The number of men from the British Isles who volunteered,
were recruited by military enterprisers and contractors or were impressed for
service in the various armies of mainland Europe during the Thirty Years War
was at least 55,000 and may have totalled as many as 80,000. The number of
Englishmen was between 10,000 and 15,000; the total of the Irish probably
exceeded 15,000; and the Scots, who appear to have been everywhere, certainly
numbered at least 25,000, but could have been as numerous as 50,000. The dates
of the Thirty Years War as usually given are, of course, arbitrary and merely
represent the widening of a number of conflicts; nor did the Peace of
Westphalia (1648) end the conflict between France and Spain, in whose armies
substantial numbers of soldiers from Scotland and Ireland served. Perhaps as
many as 20,000 Irish soldiers had already fought in the Spanish Army of Flanders
between 1586 and 1611.
Although only 4,000 Irish were serving in that army in 1623,
one must remember that wastage rates of 50 per cent a year when armies were in
the field were not unusual. As many as 25,000 Irishmen, assigned to seven
regiments, probably served in the French army between 1635 and 1664.

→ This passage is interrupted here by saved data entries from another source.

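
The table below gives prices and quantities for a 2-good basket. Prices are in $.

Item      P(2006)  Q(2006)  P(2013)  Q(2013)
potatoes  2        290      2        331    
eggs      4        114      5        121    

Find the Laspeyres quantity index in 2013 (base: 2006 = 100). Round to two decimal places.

Laspeyres quantity index uses base-period prices as weights.
ΣP(2006)·Q(2013) = 2×331 + 4×121 = 662 + 484 = 1146
ΣP(2006)·Q(2006) = 2×290 + 4×114 = 580 + 456 = 1036
Index = 1146 / 1036 × 100 = 110.6178

110.62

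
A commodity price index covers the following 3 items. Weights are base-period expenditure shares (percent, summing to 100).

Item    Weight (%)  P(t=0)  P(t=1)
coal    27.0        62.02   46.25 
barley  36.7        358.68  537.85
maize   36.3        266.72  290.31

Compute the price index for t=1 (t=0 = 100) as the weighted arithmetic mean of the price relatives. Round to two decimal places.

coal: 27.0 × (46.25/62.02) = 27.0 × 0.745727 = 20.1346
barley: 36.7 × (537.85/358.68) = 36.7 × 1.499526 = 55.0326
maize: 36.3 × (290.31/266.72) = 36.3 × 1.088445 = 39.5105
Index = Σ wᵢ·(p₁ᵢ/p₀ᵢ) = 20.1346 + 55.0326 + 39.5105 = 114.6778

114.68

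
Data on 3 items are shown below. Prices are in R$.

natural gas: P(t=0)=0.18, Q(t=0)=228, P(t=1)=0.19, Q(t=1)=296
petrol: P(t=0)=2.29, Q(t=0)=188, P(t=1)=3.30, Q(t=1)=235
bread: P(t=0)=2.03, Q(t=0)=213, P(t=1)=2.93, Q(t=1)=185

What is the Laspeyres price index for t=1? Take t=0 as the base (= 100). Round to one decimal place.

142.5

Laspeyres price index uses base-period quantities as weights.
ΣP(t=1)·Q(t=0) = 0.19×228 + 3.30×188 + 2.93×213 = 43.32 + 620.4 + 624.09 = 1287.81
ΣP(t=0)·Q(t=0) = 0.18×228 + 2.29×188 + 2.03×213 = 41.04 + 430.52 + 432.39 = 903.95
Index = 1287.81 / 903.95 × 100 = 142.4647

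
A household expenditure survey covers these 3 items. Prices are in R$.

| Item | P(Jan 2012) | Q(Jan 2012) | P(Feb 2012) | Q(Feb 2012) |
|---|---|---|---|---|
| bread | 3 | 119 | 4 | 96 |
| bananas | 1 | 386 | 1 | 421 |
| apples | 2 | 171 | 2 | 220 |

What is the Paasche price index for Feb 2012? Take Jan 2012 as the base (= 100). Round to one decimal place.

Paasche price index uses current-period quantities as weights.
ΣP(Feb 2012)·Q(Feb 2012) = 4×96 + 1×421 + 2×220 = 384 + 421 + 440 = 1245
ΣP(Jan 2012)·Q(Feb 2012) = 3×96 + 1×421 + 2×220 = 288 + 421 + 440 = 1149
Index = 1245 / 1149 × 100 = 108.3551

108.4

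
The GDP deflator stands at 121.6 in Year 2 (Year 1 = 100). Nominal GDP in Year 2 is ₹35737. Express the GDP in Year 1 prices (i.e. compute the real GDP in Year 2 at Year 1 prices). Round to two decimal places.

Real = Nominal ÷ (Index/100) = 35737 ÷ (121.6/100)
     = 35737 ÷ 1.216 = 29388.9803

29388.98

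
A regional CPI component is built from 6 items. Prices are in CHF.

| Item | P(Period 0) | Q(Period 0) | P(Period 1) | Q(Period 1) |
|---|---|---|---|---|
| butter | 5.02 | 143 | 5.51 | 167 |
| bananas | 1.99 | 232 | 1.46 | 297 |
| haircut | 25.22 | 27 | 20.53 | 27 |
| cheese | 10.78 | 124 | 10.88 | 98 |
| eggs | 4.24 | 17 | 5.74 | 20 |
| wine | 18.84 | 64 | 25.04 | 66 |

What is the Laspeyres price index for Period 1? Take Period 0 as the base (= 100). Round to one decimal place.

105.7

Laspeyres price index uses base-period quantities as weights.
ΣP(Period 1)·Q(Period 0) = 5.51×143 + 1.46×232 + 20.53×27 + 10.88×124 + 5.74×17 + 25.04×64 = 787.93 + 338.72 + 554.31 + 1349.12 + 97.58 + 1602.56 = 4730.22
ΣP(Period 0)·Q(Period 0) = 5.02×143 + 1.99×232 + 25.22×27 + 10.78×124 + 4.24×17 + 18.84×64 = 717.86 + 461.68 + 680.94 + 1336.72 + 72.08 + 1205.76 = 4475.04
Index = 4730.22 / 4475.04 × 100 = 105.7023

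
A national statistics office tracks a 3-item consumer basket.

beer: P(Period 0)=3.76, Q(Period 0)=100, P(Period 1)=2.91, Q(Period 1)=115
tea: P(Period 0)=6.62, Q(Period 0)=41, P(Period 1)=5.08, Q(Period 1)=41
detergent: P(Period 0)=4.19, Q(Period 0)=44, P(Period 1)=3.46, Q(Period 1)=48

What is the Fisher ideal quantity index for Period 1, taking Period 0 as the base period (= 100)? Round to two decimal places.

Laspeyres component (base-period weights):
ΣP(Period 0)Q(Period 1) = 3.76×115 + 6.62×41 + 4.19×48 = 432.4 + 271.42 + 201.12 = 904.94
ΣP(Period 0)Q(Period 0) = 3.76×100 + 6.62×41 + 4.19×44 = 376 + 271.42 + 184.36 = 831.78
L = 904.94 / 831.78 × 100 = 108.7956
Paasche component (current-period weights):
ΣP(Period 1)Q(Period 1) = 2.91×115 + 5.08×41 + 3.46×48 = 334.65 + 208.28 + 166.08 = 709.01
ΣP(Period 1)Q(Period 0) = 2.91×100 + 5.08×41 + 3.46×44 = 291 + 208.28 + 152.24 = 651.52
P = 709.01 / 651.52 × 100 = 108.8240
Fisher = √(L × P) = √(108.7956 × 108.8240) = 108.8098

108.81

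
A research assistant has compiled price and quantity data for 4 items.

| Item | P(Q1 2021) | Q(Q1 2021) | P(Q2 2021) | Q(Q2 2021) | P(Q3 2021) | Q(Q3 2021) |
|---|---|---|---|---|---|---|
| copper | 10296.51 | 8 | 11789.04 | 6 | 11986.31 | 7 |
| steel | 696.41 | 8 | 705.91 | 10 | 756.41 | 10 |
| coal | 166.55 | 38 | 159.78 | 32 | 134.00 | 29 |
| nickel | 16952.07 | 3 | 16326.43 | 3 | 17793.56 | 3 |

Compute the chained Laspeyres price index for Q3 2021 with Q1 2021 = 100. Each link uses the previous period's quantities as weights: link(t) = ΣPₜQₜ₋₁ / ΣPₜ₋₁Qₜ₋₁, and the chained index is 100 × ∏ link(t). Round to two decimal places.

Link Q1 2021→Q2 2021:
ΣP(Q2 2021)Q(Q1 2021) = 11789.04×8 + 705.91×8 + 159.78×38 + 16326.43×3 = 94312.32 + 5647.28 + 6071.64 + 48979.29 = 155010.53
ΣP(Q1 2021)Q(Q1 2021) = 10296.51×8 + 696.41×8 + 166.55×38 + 16952.07×3 = 82372.08 + 5571.28 + 6328.9 + 50856.21 = 145128.47
link = 155010.53/145128.47 = 1.068092
Link Q2 2021→Q3 2021:
ΣP(Q3 2021)Q(Q2 2021) = 11986.31×6 + 756.41×10 + 134.00×32 + 17793.56×3 = 71917.86 + 7564.1 + 4288 + 53380.68 = 137150.64
ΣP(Q2 2021)Q(Q2 2021) = 11789.04×6 + 705.91×10 + 159.78×32 + 16326.43×3 = 70734.24 + 7059.1 + 5112.96 + 48979.29 = 131885.59
link = 137150.64/131885.59 = 1.039921
Chained index = 100 × 1.068092 × 1.039921 = 111.0731

111.07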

Twenty-five thousand soldiers from Scotland seems like a great many, since this
would represent one-tenth of the adult male population of Scotland, yet there
is good reason for thinking that such a figure is a low estimate. Twenty-five
thousand soldiers from the British Isles served with the Swedish army during a
three-year period between 1629 and 1631. The Swedish army at one time had
thirteen Scottish regiments, each with an authorized strength of 1,008 men.
Donald Mackay, first Lord Reay, the busiest of all Scottish military
enterprisers, alone recruited 10,000 Scots for the Swedish army between 1629
and the mid-1630s. The Danish army employed 10,000 to 12,000 Scots and English
soldiers before its participation in the Thirty Years War collapsed. Because of
poverty, as many as 100,000 Scots (10 per cent of the total population)
emigrated from Scotland in the early seventeenth century, and Allan Macinnes
estimates that half of them were soldiers.